This year, on its 50th anniversary, Britain's National Health Service is asking patients what they think about the care it gives. It has called on the Yanks to help.
The Picker Institute of Boston, a well-known collector and analyzer of patient opinion data in the U.S., recently won a $20.4 million, six-year contract to survey NHS patients in England.
Picker staffers say the project is the largest, most aggressive of its kind anywhere. It attempts to elicit a comprehensive portrait of one of the world's largest centralized healthcare systems, serving 55 million people.
Picker will initially survey 220,000 NHS patients receiving primary, cancer or cardiac care. It will later add mental health, pediatrics and obstetrics.
"The goal is not to tell England how people are doing, but to tell hospital by hospital and practice by practice how they can improve," says Tom Delbanco, M.D., chairman of the Picker board.
The project is being carried out by Picker Europe, a joint venture of Picker and Swedish-based BURE Health Care.
Prime Minister Tony Blair's administration has made improving the NHS a priority as the system undergoes wrenching reform, which will hold groups of physicians accountable for defined patient populations.
"Nearly every organization that's got any sense tries to find out what the people it's responsible for think of the service that's been provided," British Health Secretary Frank Dobson told BBC Radio earlier this year.
Despite the public's high esteem for the NHS, many patients are deeply frustrated, particularly with long wait times for appointments and procedures.
An earlier Picker survey, at 36 NHS hospitals between October 1992 and June 1993, found widespread deviations in standards of care. For example, 56% of patients found communication with staff unsatisfactory, and 70% had not been told what to watch for after discharge.
"(In North America), if we get a problem score over 30%, that's pretty bad. In the U.K., there were certain dimensions of care we look at in our surveys where we were getting 50% problem scores," says Susan Edgman-Levitan, Picker's president.
"In some ways they are where we were in the 1950s. . . . It's not unheard of in Britain for a doctor not to tell a patient they have a serious illness," she says.
In 1992, the British Department of Health, which oversees the NHS, published The Patient's Charter, which encouraged patients to complain and led the government to consider incorporating patient views into a continuous quality-monitoring process. Picker worked with hospitals on improving service, which laid the groundwork for the new survey, Edgman-Levitan says.
Under the imminent reform, groups of 50 primary-care physicians, called trusts, will receive capitated payments to purchase hospital and specialty care for their patient panels. Each trust will undergo an annual quality audit, including patient satisfaction.
The British Medical Association, which represents doctors, says it welcomes the effort to solicit patient views but is concerned about the methods.
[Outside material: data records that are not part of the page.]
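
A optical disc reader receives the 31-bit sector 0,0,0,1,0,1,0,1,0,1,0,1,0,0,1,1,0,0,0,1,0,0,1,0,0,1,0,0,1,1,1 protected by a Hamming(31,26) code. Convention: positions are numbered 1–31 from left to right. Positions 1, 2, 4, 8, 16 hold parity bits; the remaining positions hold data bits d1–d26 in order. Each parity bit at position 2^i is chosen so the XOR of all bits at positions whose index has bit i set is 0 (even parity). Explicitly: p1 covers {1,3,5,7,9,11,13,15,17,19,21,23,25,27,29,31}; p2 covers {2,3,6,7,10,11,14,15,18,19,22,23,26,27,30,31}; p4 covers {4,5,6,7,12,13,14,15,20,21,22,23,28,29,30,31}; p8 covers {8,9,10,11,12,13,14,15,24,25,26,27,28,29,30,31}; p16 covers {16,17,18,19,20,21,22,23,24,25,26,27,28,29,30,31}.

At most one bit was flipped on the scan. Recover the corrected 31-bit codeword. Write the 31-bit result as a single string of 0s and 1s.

s1 (pos 1,3,5,7,9,11,13,15,17,19,21,23,25,27,29,31): 0⊕0⊕0⊕0⊕0⊕0⊕0⊕1⊕0⊕0⊕0⊕1⊕0⊕0⊕1⊕1 = 0
s2 (pos 2,3,6,7,10,11,14,15,18,19,22,23,26,27,30,31): 0⊕0⊕1⊕0⊕1⊕0⊕0⊕1⊕0⊕0⊕0⊕1⊕1⊕0⊕1⊕1 = 1
s4 (pos 4,5,6,7,12,13,14,15,20,21,22,23,28,29,30,31): 1⊕0⊕1⊕0⊕1⊕0⊕0⊕1⊕1⊕0⊕0⊕1⊕0⊕1⊕1⊕1 = 1
s8 (pos 8,9,10,11,12,13,14,15,24,25,26,27,28,29,30,31): 1⊕0⊕1⊕0⊕1⊕0⊕0⊕1⊕0⊕0⊕1⊕0⊕0⊕1⊕1⊕1 = 0
s16 (pos 16,17,18,19,20,21,22,23,24,25,26,27,28,29,30,31): 1⊕0⊕0⊕0⊕1⊕0⊕0⊕1⊕0⊕0⊕1⊕0⊕0⊕1⊕1⊕1 = 1
Syndrome s16…s1 = 10110 → error at position 22.
Flip position 22: 0001010101010011000100100100111 → 0001010101010011000101100100111

0001010101010011000101100100111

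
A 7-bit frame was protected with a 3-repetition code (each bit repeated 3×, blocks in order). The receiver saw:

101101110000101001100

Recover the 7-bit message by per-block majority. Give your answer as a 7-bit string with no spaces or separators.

Block 1 (101): 2 ones → 1
Block 2 (101): 2 ones → 1
Block 3 (110): 2 ones → 1
Block 4 (000): 0 ones → 0
Block 5 (101): 2 ones → 1
Block 6 (001): 1 one → 0
Block 7 (100): 1 one → 0

1110100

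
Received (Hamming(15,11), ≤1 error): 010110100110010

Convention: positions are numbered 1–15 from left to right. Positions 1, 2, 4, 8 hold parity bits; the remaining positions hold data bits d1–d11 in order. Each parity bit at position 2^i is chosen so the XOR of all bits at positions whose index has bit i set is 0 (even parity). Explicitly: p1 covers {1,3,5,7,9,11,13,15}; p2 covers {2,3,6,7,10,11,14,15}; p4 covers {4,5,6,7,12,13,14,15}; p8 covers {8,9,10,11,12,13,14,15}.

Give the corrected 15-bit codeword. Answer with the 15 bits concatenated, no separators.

s1 (pos 1,3,5,7,9,11,13,15): 0⊕0⊕1⊕1⊕0⊕1⊕0⊕0 = 1
s2 (pos 2,3,6,7,10,11,14,15): 1⊕0⊕0⊕1⊕1⊕1⊕1⊕0 = 1
s4 (pos 4,5,6,7,12,13,14,15): 1⊕1⊕0⊕1⊕0⊕0⊕1⊕0 = 0
s8 (pos 8,9,10,11,12,13,14,15): 0⊕0⊕1⊕1⊕0⊕0⊕1⊕0 = 1
Syndrome s8…s1 = 1011 → error at position 11.
Flip position 11: 010110100110010 → 010110100100010

010110100100010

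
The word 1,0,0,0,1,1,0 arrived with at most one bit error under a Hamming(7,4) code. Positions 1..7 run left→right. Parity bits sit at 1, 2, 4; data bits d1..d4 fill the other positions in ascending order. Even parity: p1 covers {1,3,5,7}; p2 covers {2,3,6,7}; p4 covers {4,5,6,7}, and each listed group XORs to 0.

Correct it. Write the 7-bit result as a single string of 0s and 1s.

s1 (pos 1,3,5,7): 1⊕0⊕1⊕0 = 0
s2 (pos 2,3,6,7): 0⊕0⊕1⊕0 = 1
s4 (pos 4,5,6,7): 0⊕1⊕1⊕0 = 0
Syndrome s4…s1 = 010 → error at position 2.
Flip position 2: 1000110 → 1100110

1100110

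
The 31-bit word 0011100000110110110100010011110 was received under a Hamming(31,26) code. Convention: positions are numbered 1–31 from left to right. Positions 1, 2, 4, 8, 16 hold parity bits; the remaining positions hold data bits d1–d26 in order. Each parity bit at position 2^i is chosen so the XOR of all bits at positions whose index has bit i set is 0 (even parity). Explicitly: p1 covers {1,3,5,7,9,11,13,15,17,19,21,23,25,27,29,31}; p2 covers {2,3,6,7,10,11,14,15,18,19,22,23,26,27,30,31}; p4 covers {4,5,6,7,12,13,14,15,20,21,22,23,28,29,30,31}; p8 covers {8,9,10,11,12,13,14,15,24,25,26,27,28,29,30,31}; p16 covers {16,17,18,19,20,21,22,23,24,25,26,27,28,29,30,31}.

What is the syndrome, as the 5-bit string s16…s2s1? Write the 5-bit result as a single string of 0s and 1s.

s1 (pos 1,3,5,7,9,11,13,15,17,19,21,23,25,27,29,31): 0⊕1⊕1⊕0⊕0⊕1⊕0⊕1⊕1⊕0⊕0⊕0⊕0⊕1⊕1⊕0 = 1
s2 (pos 2,3,6,7,10,11,14,15,18,19,22,23,26,27,30,31): 0⊕1⊕0⊕0⊕0⊕1⊕1⊕1⊕1⊕0⊕0⊕0⊕0⊕1⊕1⊕0 = 1
s4 (pos 4,5,6,7,12,13,14,15,20,21,22,23,28,29,30,31): 1⊕1⊕0⊕0⊕1⊕0⊕1⊕1⊕1⊕0⊕0⊕0⊕1⊕1⊕1⊕0 = 1
s8 (pos 8,9,10,11,12,13,14,15,24,25,26,27,28,29,30,31): 0⊕0⊕0⊕1⊕1⊕0⊕1⊕1⊕1⊕0⊕0⊕1⊕1⊕1⊕1⊕0 = 1
s16 (pos 16,17,18,19,20,21,22,23,24,25,26,27,28,29,30,31): 0⊕1⊕1⊕0⊕1⊕0⊕0⊕0⊕1⊕0⊕0⊕1⊕1⊕1⊕1⊕0 = 0
Syndrome s16…s1 = 01111 → error at position 15.

01111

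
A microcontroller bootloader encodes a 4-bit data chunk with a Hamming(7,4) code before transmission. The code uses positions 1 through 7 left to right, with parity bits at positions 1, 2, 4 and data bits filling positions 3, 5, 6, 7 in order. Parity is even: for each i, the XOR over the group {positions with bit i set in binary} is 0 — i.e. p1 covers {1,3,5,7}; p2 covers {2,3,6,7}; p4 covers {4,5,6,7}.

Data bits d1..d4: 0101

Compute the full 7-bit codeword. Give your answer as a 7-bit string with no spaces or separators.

0100101

Place data at non-parity positions: p1 p2 0 p4 1 0 1
p1 (pos 1,3,5,7): XOR of data positions = 0⊕1⊕1 = 0
p2 (pos 2,3,6,7): XOR of data positions = 0⊕0⊕1 = 1
p4 (pos 4,5,6,7): XOR of data positions = 1⊕0⊕1 = 0
Codeword: 0100101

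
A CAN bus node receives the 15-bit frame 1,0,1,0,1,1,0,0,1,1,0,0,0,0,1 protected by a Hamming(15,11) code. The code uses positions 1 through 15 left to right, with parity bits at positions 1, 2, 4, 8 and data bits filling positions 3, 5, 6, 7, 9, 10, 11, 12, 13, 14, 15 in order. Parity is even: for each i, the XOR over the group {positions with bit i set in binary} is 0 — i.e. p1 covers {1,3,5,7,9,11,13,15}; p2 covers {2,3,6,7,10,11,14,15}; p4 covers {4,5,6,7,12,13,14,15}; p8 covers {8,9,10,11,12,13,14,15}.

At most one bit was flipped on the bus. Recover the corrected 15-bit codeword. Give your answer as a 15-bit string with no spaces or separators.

101011001100101

s1 (pos 1,3,5,7,9,11,13,15): 1⊕1⊕1⊕0⊕1⊕0⊕0⊕1 = 1
s2 (pos 2,3,6,7,10,11,14,15): 0⊕1⊕1⊕0⊕1⊕0⊕0⊕1 = 0
s4 (pos 4,5,6,7,12,13,14,15): 0⊕1⊕1⊕0⊕0⊕0⊕0⊕1 = 1
s8 (pos 8,9,10,11,12,13,14,15): 0⊕1⊕1⊕0⊕0⊕0⊕0⊕1 = 1
Syndrome s8…s1 = 1101 → error at position 13.
Flip position 13: 101011001100001 → 101011001100101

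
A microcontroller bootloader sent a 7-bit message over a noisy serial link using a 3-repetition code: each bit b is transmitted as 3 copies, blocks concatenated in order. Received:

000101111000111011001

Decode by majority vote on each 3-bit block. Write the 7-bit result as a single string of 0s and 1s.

0110110

Block 1 (000): 0 ones → 0
Block 2 (101): 2 ones → 1
Block 3 (111): 3 ones → 1
Block 4 (000): 0 ones → 0
Block 5 (111): 3 ones → 1
Block 6 (011): 2 ones → 1
Block 7 (001): 1 one → 0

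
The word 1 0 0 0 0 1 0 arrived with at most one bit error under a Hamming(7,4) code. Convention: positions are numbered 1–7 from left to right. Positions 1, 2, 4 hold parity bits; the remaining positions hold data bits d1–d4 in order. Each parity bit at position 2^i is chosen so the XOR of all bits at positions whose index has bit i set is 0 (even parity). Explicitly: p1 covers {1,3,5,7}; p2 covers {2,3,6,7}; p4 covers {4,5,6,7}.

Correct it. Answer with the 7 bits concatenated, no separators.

1000011

s1 (pos 1,3,5,7): 1⊕0⊕0⊕0 = 1
s2 (pos 2,3,6,7): 0⊕0⊕1⊕0 = 1
s4 (pos 4,5,6,7): 0⊕0⊕1⊕0 = 1
Syndrome s4…s1 = 111 → error at position 7.
Flip position 7: 1000010 → 1000011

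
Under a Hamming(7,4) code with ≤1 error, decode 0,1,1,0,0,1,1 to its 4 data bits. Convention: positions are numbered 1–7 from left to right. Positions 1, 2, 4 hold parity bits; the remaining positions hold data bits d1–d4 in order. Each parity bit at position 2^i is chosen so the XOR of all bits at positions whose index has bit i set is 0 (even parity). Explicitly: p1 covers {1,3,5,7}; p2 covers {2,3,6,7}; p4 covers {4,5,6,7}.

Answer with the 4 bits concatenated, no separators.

s1 (pos 1,3,5,7): 0⊕1⊕0⊕1 = 0
s2 (pos 2,3,6,7): 1⊕1⊕1⊕1 = 0
s4 (pos 4,5,6,7): 0⊕0⊕1⊕1 = 0
Syndrome s4…s1 = 000 → no error.
Read data bits from positions 3,5,6,7: 1011

1011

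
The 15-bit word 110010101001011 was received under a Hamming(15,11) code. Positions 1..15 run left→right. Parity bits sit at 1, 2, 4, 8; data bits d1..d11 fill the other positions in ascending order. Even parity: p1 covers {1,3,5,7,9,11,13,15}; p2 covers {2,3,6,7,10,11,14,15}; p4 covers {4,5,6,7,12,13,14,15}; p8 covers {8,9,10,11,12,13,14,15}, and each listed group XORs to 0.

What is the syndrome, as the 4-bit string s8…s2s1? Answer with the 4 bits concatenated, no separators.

s1 (pos 1,3,5,7,9,11,13,15): 1⊕0⊕1⊕1⊕1⊕0⊕0⊕1 = 1
s2 (pos 2,3,6,7,10,11,14,15): 1⊕0⊕0⊕1⊕0⊕0⊕1⊕1 = 0
s4 (pos 4,5,6,7,12,13,14,15): 0⊕1⊕0⊕1⊕1⊕0⊕1⊕1 = 1
s8 (pos 8,9,10,11,12,13,14,15): 0⊕1⊕0⊕0⊕1⊕0⊕1⊕1 = 0
Syndrome s8…s1 = 0101 → error at position 5.

0101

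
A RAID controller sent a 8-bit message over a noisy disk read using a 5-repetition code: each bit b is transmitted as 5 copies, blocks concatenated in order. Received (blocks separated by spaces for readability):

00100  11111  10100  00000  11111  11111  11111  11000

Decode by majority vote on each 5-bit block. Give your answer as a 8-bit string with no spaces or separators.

01001110

Block 1 (00100): 1 one → 0
Block 2 (11111): 5 ones → 1
Block 3 (10100): 2 ones → 0
Block 4 (00000): 0 ones → 0
Block 5 (11111): 5 ones → 1
Block 6 (11111): 5 ones → 1
Block 7 (11111): 5 ones → 1
Block 8 (11000): 2 ones → 0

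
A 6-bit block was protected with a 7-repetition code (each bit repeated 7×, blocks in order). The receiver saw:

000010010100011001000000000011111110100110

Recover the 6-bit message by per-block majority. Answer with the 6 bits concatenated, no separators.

000010

Block 1 (0000100): 1 one → 0
Block 2 (1010001): 3 ones → 0
Block 3 (1001000): 2 ones → 0
Block 4 (0000000): 0 ones → 0
Block 5 (1111111): 7 ones → 1
Block 6 (0100110): 3 ones → 0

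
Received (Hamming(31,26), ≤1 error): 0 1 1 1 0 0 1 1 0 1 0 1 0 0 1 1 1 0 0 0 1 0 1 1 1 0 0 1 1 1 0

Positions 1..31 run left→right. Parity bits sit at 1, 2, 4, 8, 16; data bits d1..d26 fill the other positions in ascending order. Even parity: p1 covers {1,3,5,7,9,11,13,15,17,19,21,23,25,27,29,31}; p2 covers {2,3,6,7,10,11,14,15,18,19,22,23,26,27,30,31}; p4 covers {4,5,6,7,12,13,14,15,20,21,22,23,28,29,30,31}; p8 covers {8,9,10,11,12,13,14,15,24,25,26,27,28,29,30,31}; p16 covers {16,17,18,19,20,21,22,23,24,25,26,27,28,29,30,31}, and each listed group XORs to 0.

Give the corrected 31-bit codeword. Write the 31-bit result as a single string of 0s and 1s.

s1 (pos 1,3,5,7,9,11,13,15,17,19,21,23,25,27,29,31): 0⊕1⊕0⊕1⊕0⊕0⊕0⊕1⊕1⊕0⊕1⊕1⊕1⊕0⊕1⊕0 = 0
s2 (pos 2,3,6,7,10,11,14,15,18,19,22,23,26,27,30,31): 1⊕1⊕0⊕1⊕1⊕0⊕0⊕1⊕0⊕0⊕0⊕1⊕0⊕0⊕1⊕0 = 1
s4 (pos 4,5,6,7,12,13,14,15,20,21,22,23,28,29,30,31): 1⊕0⊕0⊕1⊕1⊕0⊕0⊕1⊕0⊕1⊕0⊕1⊕1⊕1⊕1⊕0 = 1
s8 (pos 8,9,10,11,12,13,14,15,24,25,26,27,28,29,30,31): 1⊕0⊕1⊕0⊕1⊕0⊕0⊕1⊕1⊕1⊕0⊕0⊕1⊕1⊕1⊕0 = 1
s16 (pos 16,17,18,19,20,21,22,23,24,25,26,27,28,29,30,31): 1⊕1⊕0⊕0⊕0⊕1⊕0⊕1⊕1⊕1⊕0⊕0⊕1⊕1⊕1⊕0 = 1
Syndrome s16…s1 = 11110 → error at position 30.
Flip position 30: 0111001101010011100010111001110 → 0111001101010011100010111001100

0111001101010011100010111001100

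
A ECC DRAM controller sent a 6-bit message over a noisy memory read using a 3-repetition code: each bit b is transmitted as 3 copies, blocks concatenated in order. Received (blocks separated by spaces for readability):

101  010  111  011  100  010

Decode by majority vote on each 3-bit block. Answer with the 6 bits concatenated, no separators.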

For example, a draft survey asked whether a physician "knew enough about your condition or treatment"-something a patient couldn't be expected to know.
The questionnaire is also quite long, which could bias the results by creating "questionnaire fatigue," a BMA spokeswoman says. "Toward the end, you don't get the same response."
Key findings are scheduled to be published next spring, followed by a detailed report. But that timeline could be delayed by the approval process. Stephen Bruster, who is designing the surveys for Picker in London, says that before the questionnaires can be mailed, they must be approved by the national Multi-site Research Ethics Committee, then by a local ethics committee in each jurisdiction.
The national committee has raised questions primarily about confidentiality and copyright. As of early last month, only one of the surveys for primary care had been approved.
If the Picker project proceeds as planned, it will catapult England to the front of the pack of those using patients' experience to improve healthcare quality.
Picker, founded in 1987 and spun off in 1994 by the Commonwealth Fund, a large New York-based healthcare philanthropy, has surveyed more than 200,000 healthcare consumers at more than 500 hospitals, medical groups, health plans and other healthcare institutions, according to its World Wide Web site.
Picker launched international surveys of Canadian and British patients in 1991 and more recently has been working on projects in Germany, Sweden and Switzerland.
Ian Stevenson, a vice president in charge of finance at Picker Boston, says, "We have learned in our work, a patient in pain in Leipzig is not all that different from a patient in pain in London or Los Angeles."